Lord Tatiseigi turned a glance in his direction, a very prickly sort of glance, and it was time to follow the dowager’s statement in his own hall with a blithe and extremely courteous deference.
“With great appreciation, nandi,” Bren said, “for the good will of your lordship, under threat from the Kadigidi, which I am certain you disdain. One is particularly sensible that certain persons would hold the paidhi’s presence here as a statement of defiance, and certainly you run a risk, to open your doors to me. But I have every confidence the lord of the Atageini sets his own policy.”
Tatiseigi’s nostrils flared. A deep breath, a calculation in old, canny eyes. I know your infernal tricks, those eyes informed him. I know your flattery. My behavior will be my own, too.

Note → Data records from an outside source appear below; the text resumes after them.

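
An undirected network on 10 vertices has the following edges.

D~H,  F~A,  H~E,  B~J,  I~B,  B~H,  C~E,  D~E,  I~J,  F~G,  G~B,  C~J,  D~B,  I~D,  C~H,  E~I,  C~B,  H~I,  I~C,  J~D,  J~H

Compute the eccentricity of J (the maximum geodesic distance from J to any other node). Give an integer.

Distances from J: A:4, B:1, C:1, D:1, E:2, F:3, G:2, H:1, I:1.
The largest is 4 (to A), so the eccentricity of J is 4.

4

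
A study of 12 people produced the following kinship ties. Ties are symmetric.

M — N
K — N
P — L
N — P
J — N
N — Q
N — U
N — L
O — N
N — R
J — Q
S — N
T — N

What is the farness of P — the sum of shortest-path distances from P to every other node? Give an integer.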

But the respect was at least some face-saving to a lord who had, doubtless before his staff frequently, and loudly, cursed the paidhi and his human influence for years. Tatiseigi was so incredibly conservative and famously
kabiu
that the Kadigidi and the rebels in Shejidan themselves would hesitate to move against this house, a pillar of atevi culture, a bulwark against the very changes the rebellion publicly decried and wished to undo.
“The paidhi,” Tatiseigi said. “The white rooms, nand’ paidhi. Appropriate, one may say. There is a bath.”
White being the paidhi’s color. The neutral. The houseless. The impartial interpreter and advisor.
Bren bowed, slightly more deeply than courtesy dictated. The old man’s bitter insult was strangely comforting. Tatiseigi was angry with him. Tatiseigi had never been pleased with him, not from the beginning. And he argued, and made the dowager make a personal intervention for his welcome here . . . politics, politics. And a certain level of forthright detestation of him and the Taibeni. Whatever the strength of that old bond between Tatiseigi and the dowager, it still held; humans were still despised in this household, and on that frank detestation his safety seemed more likely. Treachery did not wear such evident resentment.